Question

Calculate the Zn conc. of Zn/Zn++ // Cl/Cl- 0.1M Emf=2.21v

Answer 1

Answer:

Option a. = 0.01 M

Explanation:

To do this, we need to gather the data:

E = 2.21 V

[Cl⁻] = 0.1 M

And the Redox reaction taking place is the following:

Zn(s) + Cl₂(g) <-------> Zn²⁺(aq) + 2Cl⁻(aq)       Q = [Zn] [Cl]²

E° Cl⁻/Cl₂ = 1.36 V

E° Zn/Zn²⁺ = -0.76 V

According to this, the expression to use will be the Nernst equation, and we can assume we are working at 25 °C, therefore, the Nernst equation will be:

E = E° - (0.059/n) logQ

E = E° - (0.059/n) ln([Cl⁻]² * [Zn²⁺])   (1)

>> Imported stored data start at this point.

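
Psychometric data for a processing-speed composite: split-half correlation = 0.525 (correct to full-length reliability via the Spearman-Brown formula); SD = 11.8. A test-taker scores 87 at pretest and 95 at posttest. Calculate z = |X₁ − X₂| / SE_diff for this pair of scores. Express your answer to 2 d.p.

Full-length reliability (Spearman-Brown) = 2(0.525)/(1+0.525) ≈ 0.689
SEM = 11.800×√(1 − 0.689) ≈ 6.586
SE_diff = √2 × SEM ≈ 9.313
z = |87 − 95| / 9.313 = 8 / 9.313 ≈ 0.859

0.86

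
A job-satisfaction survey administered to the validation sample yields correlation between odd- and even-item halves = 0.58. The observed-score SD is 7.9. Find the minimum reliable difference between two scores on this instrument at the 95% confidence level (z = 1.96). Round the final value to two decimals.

r_full = 2·0.58 / (1 + 0.58) ≈ 0.734
SEM = 7.900 * √(1 − 0.734) = 7.900 * √0.266 ≈ 7.900 * 0.516 ≈ 4.073
Standard error of the difference = 4.073·√2 ≈ 5.760
Smallest detectable difference = 1.96*5.760 ≈ 11.290

11.29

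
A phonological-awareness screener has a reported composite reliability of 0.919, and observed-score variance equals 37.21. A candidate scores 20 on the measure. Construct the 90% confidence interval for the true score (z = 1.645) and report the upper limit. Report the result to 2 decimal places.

σ = 37.21^(1/2) = 6.10000
SEM = 6.10000*√(1 − 0.91900) ≈ 1.73609
Half-width = 1.645*1.73609 ≈ 2.85587
Upper limit = 20 + 2.85587 ≈ 22.85587

22.86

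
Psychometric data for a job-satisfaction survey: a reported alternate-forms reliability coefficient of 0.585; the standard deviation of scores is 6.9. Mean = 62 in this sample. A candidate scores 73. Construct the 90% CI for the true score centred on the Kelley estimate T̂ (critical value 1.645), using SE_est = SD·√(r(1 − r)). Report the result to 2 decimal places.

[62.84, 74.03]

T̂ = 0.585(73) + 0.415(62) ≈ 68.435
SE_est = 6.900×√(0.585×0.415) ≈ 3.400
90% CI: 68.435 ± 5.593 ≈ (62.842, 74.028)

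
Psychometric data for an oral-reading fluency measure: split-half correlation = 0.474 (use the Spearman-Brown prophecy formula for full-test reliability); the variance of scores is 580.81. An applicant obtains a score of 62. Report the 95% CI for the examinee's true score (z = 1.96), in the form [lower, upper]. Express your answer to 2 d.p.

SD = √580.81 ≈ 24.1000
Full-length reliability (Spearman-Brown) = 2(0.474)/(1+0.474) ≈ 0.6431
SEM = 24.1000 · √(1 − 0.6431) = 24.1000 · √0.3569 ≈ 24.1000 · 0.5974 ≈ 14.3966
1.96 · SEM ≈ 28.2174
95% CI: 62 ± 28.2174 = [33.7826, 90.2174]

[33.78, 90.22]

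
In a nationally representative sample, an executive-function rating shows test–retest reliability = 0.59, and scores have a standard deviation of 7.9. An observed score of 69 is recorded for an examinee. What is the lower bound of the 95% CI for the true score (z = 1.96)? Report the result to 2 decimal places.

59.09

SEM = 7.900 * √(1 − 0.590) = 7.900 * √0.410 ≈ 7.900 * 0.640 ≈ 5.058
1.96 * SEM ≈ 9.915
Lower bound: 69 − 9.915 = 59.085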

From there, we can solve for Zn later.

First, we need to write the semi equation of oxidation and reduction, and get the standard potential of the cell:

Zn(s) --------> Zn²⁺(aq) + 2e⁻       E₁° = 0.76 V

Cl₂(g) + 2e⁻ -----------> 2Cl⁻(aq)   E₂° = 1.36 V

---------------------------------------------------------------

Zn(s) + Cl₂(g) -------> Zn²⁺(aq) + 2Cl⁻(aq)    E° = 0.76 + 1.36 = 2.12 V

Now, let's replace in (1) and then, solve for [Zn]:

2.21 = 2.12 - (0.059/2) log ([0.1]² * [Zn])

2.21 - 2.12 = -0.0295 log (0.01[Zn])

- 0.09 / 0.0295 = log (0.01[Zn])

-3.0508 = log (0.01[Zn])

10^(-3.0508) = 0.01[Zn]

8.8961x10⁻⁴ = 0.01[Zn]

[Zn²⁺] = 0.08896 M

This value can be rounded to 0.1 M. so the correct option will be option A.